After print dies, online advertising will slowly begin to climb the same ladder of credibility that print once had to climb. On line advertisng offer much better metrics for measuring effectiveness.

But online news will not be delivered in its current form. Reading a physical paper is still more convenient than wading through an online site and waiting for pages to load. A successful online news site needs to filter and deliver news based on individual interests, and the most successful people at that are apps that coalesce content from different sources, such as Flipboard (there are many).

The licensing will not be with the individual consumer- the news creators need to license to the aggregators, in the same model that the old UPI and current API has done with newspapers for decades.

The problem is:

1. It cuts out of the advertising sales loop organizations who think they can present the content and sell their own advertising (e.g., KNS). Therefore, they will resist this to the very end.

2. It means the value is in generating the original content, not recycling someone else's wire stories. I would pay $1 per column for Sandra and Betty's original journalism. I'm sure there are plenty of people in Knoxville who would have paid $0.20 a day or more for the Jamie's daily update on the Christian/Newsom trials. Multiply each of those numbers that 100,000, and clearly you can pay for real journalism.

It's not about "print media", it's about the model of delivery. If KNS could deliver a custom-generated print newspaper to my door with the news on topics I actually want to read, I'd subscribe, no matter if it was a physical paper or an online aggregator app. But right now, old news companies are missing the boat on delivering what people actually want- aggregated information.

Consider my Dish Network interface- the #1 most important feature is that I can create one or more "Favorites' lists, narrowing the 800+ channels I have down to the 15-20 that might have something on I actually want to watch. Consider the analogy of the DVR as well (aggregator apps should retain history back several weeks-- another thing I hate about sites like KNS is if I miss the news for a few days, it's hard to go back, and the search functions suck).

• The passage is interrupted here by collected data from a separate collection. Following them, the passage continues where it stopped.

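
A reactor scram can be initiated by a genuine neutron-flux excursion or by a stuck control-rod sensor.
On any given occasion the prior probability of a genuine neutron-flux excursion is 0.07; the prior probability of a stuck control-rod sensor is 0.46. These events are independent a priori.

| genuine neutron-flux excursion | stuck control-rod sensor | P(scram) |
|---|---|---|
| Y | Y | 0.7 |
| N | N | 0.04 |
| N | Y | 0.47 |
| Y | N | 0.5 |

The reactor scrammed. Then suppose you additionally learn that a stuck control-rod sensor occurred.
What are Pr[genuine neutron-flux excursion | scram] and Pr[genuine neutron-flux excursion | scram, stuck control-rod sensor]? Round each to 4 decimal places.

P(scram) = 0.04×0.93×0.54 + 0.47×0.93×0.46 + 0.5×0.07×0.54 + 0.7×0.07×0.46 = 0.020088 + 0.201066 + 0.018900 + 0.022540 = 0.262594
The genuine neutron-flux excursion-present share is 0.018900 + 0.022540 = 0.041440.
Hence the posterior is 0.041440/0.262594 ≈ 0.1578.

Now condition on the additional information:
P(scram | stuck control-rod sensor) = 0.47*0.93 + 0.7*0.07 = 0.437100 + 0.049000 = 0.486100
The genuine neutron-flux excursion-present share is 0.7*0.07 = 0.049000.
Hence the posterior is 0.049000/0.486100 ≈ 0.1008.

Pr[genuine neutron-flux excursion | scram] ≈ 0.1578; Pr[genuine neutron-flux excursion | scram, stuck control-rod sensor] ≈ 0.1008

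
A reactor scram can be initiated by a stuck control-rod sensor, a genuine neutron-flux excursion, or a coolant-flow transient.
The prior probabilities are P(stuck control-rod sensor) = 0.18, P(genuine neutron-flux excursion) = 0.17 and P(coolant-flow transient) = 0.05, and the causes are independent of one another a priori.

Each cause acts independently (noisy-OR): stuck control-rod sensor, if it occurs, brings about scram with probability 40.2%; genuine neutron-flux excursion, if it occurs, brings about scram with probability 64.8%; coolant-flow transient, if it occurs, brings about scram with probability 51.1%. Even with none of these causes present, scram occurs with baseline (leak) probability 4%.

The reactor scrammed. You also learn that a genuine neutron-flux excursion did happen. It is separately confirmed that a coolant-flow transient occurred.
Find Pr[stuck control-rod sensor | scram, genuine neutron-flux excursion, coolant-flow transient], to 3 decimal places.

Under noisy-OR, P(scram | causes) = 1 − (1−0.04)·∏(1−qᵢ) over the active causes.
Sum P(scram|·) weighted by the priors over both values of stuck control-rod sensor:
  P(scram | genuine neutron-flux excursion, coolant-flow transient) = 0.834757*0.82 + 0.901185*0.18
        = 0.684501 + 0.162213 = 0.846714
Configurations with stuck control-rod sensor contribute 0.162213, so
  P(stuck control-rod sensor | scram, genuine neutron-flux excursion, coolant-flow transient) = 0.162213 / 0.846714 ≈ 0.192

Pr[stuck control-rod sensor | scram, genuine neutron-flux excursion, coolant-flow transient] ≈ 0.192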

If I were CEO of Scripps, I'd throw $2M into developing an aggregator app like Flipboard that allows people to subscribe to 50-ish topics, local and national, and then charge $15/mo to use the aggregated stream- or perhaps a model of $10 for 3-5 "channels" and $1 per additional channel. And I'd throw gobs of money into the generation of new local content (schools, politics, crime by ZIP code, etc) that would create streams people couldn't get elsewhere. There used to be a name for that....

... oh, right. Journalism.

MurrayK's picture

Trading editors for apps?

The best aggregators are the editors who have years of experience knowing what people want to read. It's not always just the subject line. Some stories become news because they are unique. For example, maybe I'm not interested in baseball, but if somebody pitches a no hitter, hits a 500 plus feet homerun or breaks a bat over the catcher's head, suddenly its news and a lot of people that don't want baseball news still want to know about it. How could an app that searches for news based on certain specific topics out edit the editors?

reform4's picture


I'm not necessarily limiting the system to automatic computer aggregators. The best aggregators have human input, like blogs that link to a story, but add a particular analysis, or link two or three stories together in a way that provides a unique perspective.